Fresh outbreak of Ebola virus in DRC kills 11 people from 17 recorded cases

Michael Eli Dokosi Jun 16, 2020 at 02:00pm

June 16, 2020 at 02:00 pm | News

Michael Eli Dokosi

Michael Eli Dokosi | Staff Writer

June 16, 2020 at 02:00 pm | News

Man geared up treating Ebola patients via msf.org

Although the last West African Ebola virus epidemic began in 2013 ending on June 9, 2016, its impact adversely impacted household incomes exacerbating the poverty numbers in the countries hardest hit by the virus.

The World Bank’s updated 2016 report indicates the overall impact of the Ebola epidemic on Liberia, Guinea and Sierra Leone was estimated at $2.8 billion.

Since the discovery of the Ebola virus disease in 1976 in South Sudan (then Sudan) and Democratic Republic of Congo (then Zaire), there have been recurrent outbreaks.

Just days ago, news reports have it that the Democratic Republic of Congo has recorded 17 new Ebola cases in the western province of Equateur. Already 11 of those infected have died, medical authorities said on Monday.

The National Institute of Biomedical Research said in its daily report that there had now been 14 confirmed Ebola cases and three probable cases since a cluster of infections were confirmed in the city of Mbandaka on June 1.

WHO Emergency Operations Manager Michel Yao said the World Health Organization has more than 20 staff on the ground and it is ready to send in more, if necessary. He added, WHO is working with partners to set up treatment centers, to monitor risks and respond promptly to identify and trace new cases.    

“Our objective this time is to work through local authorities that were already trained,” Yao said. “They had some experience. So, we have just to refresh and we have to remain behind coaching them.  Lesson learned remain the critical one is to work through the community.”   

U.N. health officials report there is no link between the Ebola outbreak declared June 1 in Mbandaka, Equateur Province, and the epidemic, which broke out nearly two years ago in DR Congo’s North Kivu and Ituri provinces.  
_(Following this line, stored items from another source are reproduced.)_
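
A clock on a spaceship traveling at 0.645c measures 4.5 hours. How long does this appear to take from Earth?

Proper time Δt₀ = 4.5 hours
γ = 1/√(1 - 0.645²) = 1.3086
Δt = γΔt₀ = 1.3086 × 4.5 = 5.889 hours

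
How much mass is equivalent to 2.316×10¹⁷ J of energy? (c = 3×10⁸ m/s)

From E = mc², we get m = E/c²
c² = (3×10⁸)² = 9×10¹⁶ m²/s²
m = 2.316×10¹⁷ / 9×10¹⁶ = 2.573 kg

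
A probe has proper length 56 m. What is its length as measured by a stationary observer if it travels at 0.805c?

Proper length L₀ = 56 m
γ = 1/√(1 - 0.805²) = 1.6856
L = L₀/γ = 56/1.6856 = 33.22 m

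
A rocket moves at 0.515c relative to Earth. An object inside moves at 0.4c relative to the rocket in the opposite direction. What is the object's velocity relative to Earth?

Object's velocity in rocket frame is u' = -0.4c
u = (u' + v)/(1 + u'v/c²) = (v - 0.4)/(1 - 0.4·v/c²)
Numerator: 0.515 - 0.4 = 0.115
Denominator: 1 - 0.206 = 0.794
u = 0.115/0.794 = 0.1448c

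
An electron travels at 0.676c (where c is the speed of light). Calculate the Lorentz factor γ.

v/c = 0.676, so (v/c)² = 0.456976
1 - (v/c)² = 0.543024
γ = 1/√(0.543024) = 1.357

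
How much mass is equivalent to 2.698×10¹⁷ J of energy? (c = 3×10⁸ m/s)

From E = mc², we get m = E/c²
c² = (3×10⁸)² = 9×10¹⁶ m²/s²
m = 2.698×10¹⁷ / 9×10¹⁶ = 2.998 kg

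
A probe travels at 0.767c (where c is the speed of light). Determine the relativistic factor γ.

v/c = 0.767, so (v/c)² = 0.588289
1 - (v/c)² = 0.411711
γ = 1/√(0.411711) = 1.558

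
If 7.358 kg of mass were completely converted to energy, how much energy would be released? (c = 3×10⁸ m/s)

Using E = mc²:
c² = (3×10⁸)² = 9×10¹⁶ m²/s²
E = 7.358 × 9×10¹⁶ = 6.622×10¹⁷ J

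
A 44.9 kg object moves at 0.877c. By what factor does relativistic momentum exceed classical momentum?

p_rel = γmv, p_class = mv
Ratio = γ = 1/√(1 - 0.877²) = 2.081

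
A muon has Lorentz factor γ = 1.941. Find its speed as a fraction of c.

From γ = 1/√(1 - v²/c²):
1/γ² = 1/1.941² = 0.2654
v²/c² = 1 - 0.2654 = 0.7346
v/c = √(0.7346) = 0.8571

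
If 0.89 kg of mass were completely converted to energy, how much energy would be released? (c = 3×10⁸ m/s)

Using E = mc²:
c² = (3×10⁸)² = 9×10¹⁶ m²/s²
E = 0.89 × 9×10¹⁶ = 8.010×10¹⁶ J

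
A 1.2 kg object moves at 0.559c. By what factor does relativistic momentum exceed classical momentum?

p_rel = γmv, p_class = mv
Ratio = γ = 1/√(1 - 0.559²) = 1.206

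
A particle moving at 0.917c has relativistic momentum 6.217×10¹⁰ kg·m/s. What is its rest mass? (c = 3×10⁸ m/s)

γ = 1/√(1 - 0.917²) = 2.507
v = 0.917 × 3×10⁸ = 2.751×10⁸ m/s
m = p/(γv) = 6.217×10¹⁰/(2.507 × 2.751×10⁸) = 90.14 kg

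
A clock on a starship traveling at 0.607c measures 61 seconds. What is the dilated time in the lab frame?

Proper time Δt₀ = 61 seconds
γ = 1/√(1 - 0.607²) = 1.2583
Δt = γΔt₀ = 1.2583 × 61 = 76.76 seconds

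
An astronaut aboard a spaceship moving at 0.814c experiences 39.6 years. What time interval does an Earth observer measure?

Proper time Δt₀ = 39.6 years
γ = 1/√(1 - 0.814²) = 1.72157
Δt = γΔt₀ = 1.72157 × 39.6 = 68.17 years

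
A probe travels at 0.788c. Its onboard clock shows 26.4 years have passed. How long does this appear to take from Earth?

Proper time Δt₀ = 26.4 years
γ = 1/√(1 - 0.788²) = 1.6242
Δt = γΔt₀ = 1.6242 × 26.4 = 42.88 years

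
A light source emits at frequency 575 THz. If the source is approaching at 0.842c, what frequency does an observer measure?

β = v/c = 0.842
(1+β)/(1-β) = 1.842/0.158 = 11.658
Doppler factor = √(11.658) = 3.414
f_obs = 575 × 3.414 = 1963 THz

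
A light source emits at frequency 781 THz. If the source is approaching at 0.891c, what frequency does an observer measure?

β = v/c = 0.891
(1+β)/(1-β) = 1.891/0.109 = 17.35
Doppler factor = √(17.35) = 4.165
f_obs = 781 × 4.165 = 3253 THz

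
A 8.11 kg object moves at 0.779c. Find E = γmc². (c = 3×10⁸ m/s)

γ = 1/√(1 - 0.779²) = 1.595
mc² = 8.11 × (3×10⁸)² = 7.299×10¹⁷ J
E = γmc² = 1.595 × 7.299×10¹⁷ = 1.164×10¹⁸ J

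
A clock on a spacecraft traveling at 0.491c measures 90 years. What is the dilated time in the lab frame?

Proper time Δt₀ = 90 years
γ = 1/√(1 - 0.491²) = 1.148
Δt = γΔt₀ = 1.148 × 90 = 103.3 years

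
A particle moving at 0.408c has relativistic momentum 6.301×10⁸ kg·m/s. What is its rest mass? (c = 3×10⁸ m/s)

γ = 1/√(1 - 0.408²) = 1.0953
v = 0.408 × 3×10⁸ = 1.224×10⁸ m/s
m = p/(γv) = 6.301×10⁸/(1.0953 × 1.224×10⁸) = 4.700 kg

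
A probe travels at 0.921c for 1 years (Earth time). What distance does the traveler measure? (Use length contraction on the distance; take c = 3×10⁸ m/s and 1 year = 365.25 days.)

Earth distance: d = v × t = 0.921c × 1 yr = 8.719×10¹⁵ m
γ = 2.567
d' = d/γ = 8.719×10¹⁵/2.567 = 3.397×10¹⁵ m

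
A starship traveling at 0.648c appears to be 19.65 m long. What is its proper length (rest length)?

Contracted length L = 19.65 m
γ = 1/√(1 - 0.648²) = 1.313
L₀ = γL = 1.313 × 19.65 = 25.80 m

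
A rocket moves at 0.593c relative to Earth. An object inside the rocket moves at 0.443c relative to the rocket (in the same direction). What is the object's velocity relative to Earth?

u = (u' + v)/(1 + u'v/c²)
Numerator: 0.443 + 0.593 = 1.036
Denominator: 1 + 0.262699 = 1.262699
u = 1.036/1.262699 = 0.8205c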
The epidemic in eastern DRC, which has infected more than 3,460 people and killed 2,280, finally appears to be winding down. Two years ago, the same region was stricken with Ebola. It took less than four months to contain the outbreak thanks to an experimental vaccine.

Yao said the vaccines will help to speedily contain the virus. So far, he noted more than 600 people have been vaccinated in Mbandaka and Wangata health zones, adding 3,000 doses of the vaccine are in place and more are expected to be delivered soon.

A programme of vaccinations, door-to-door education and mobile hand washing stations is already underway to help combat the spread. The United Nations has released $40 million from its Central Emergency Response Fund to help tackle the new outbreak of Ebola and other health crises in the DRC.

“We have a lot of experience in tackling these outbreaks,” stated Eteni Longondo, the DRC’s health minister. “But that does not mean we are taking this disease any less seriously. It requires a complex system of epidemiologists, surveillance, infection prevention, risk assessment and contact tracing,” he added.

It’s suspected bats were probably the source of the outbreak, transmitted to humans through people eating mammals infected with the virus, such as bonobos, which are sometimes consumed as bushmeat.

DRC is also contending with the world’s largest measles outbreak and the spread of the coronavirus.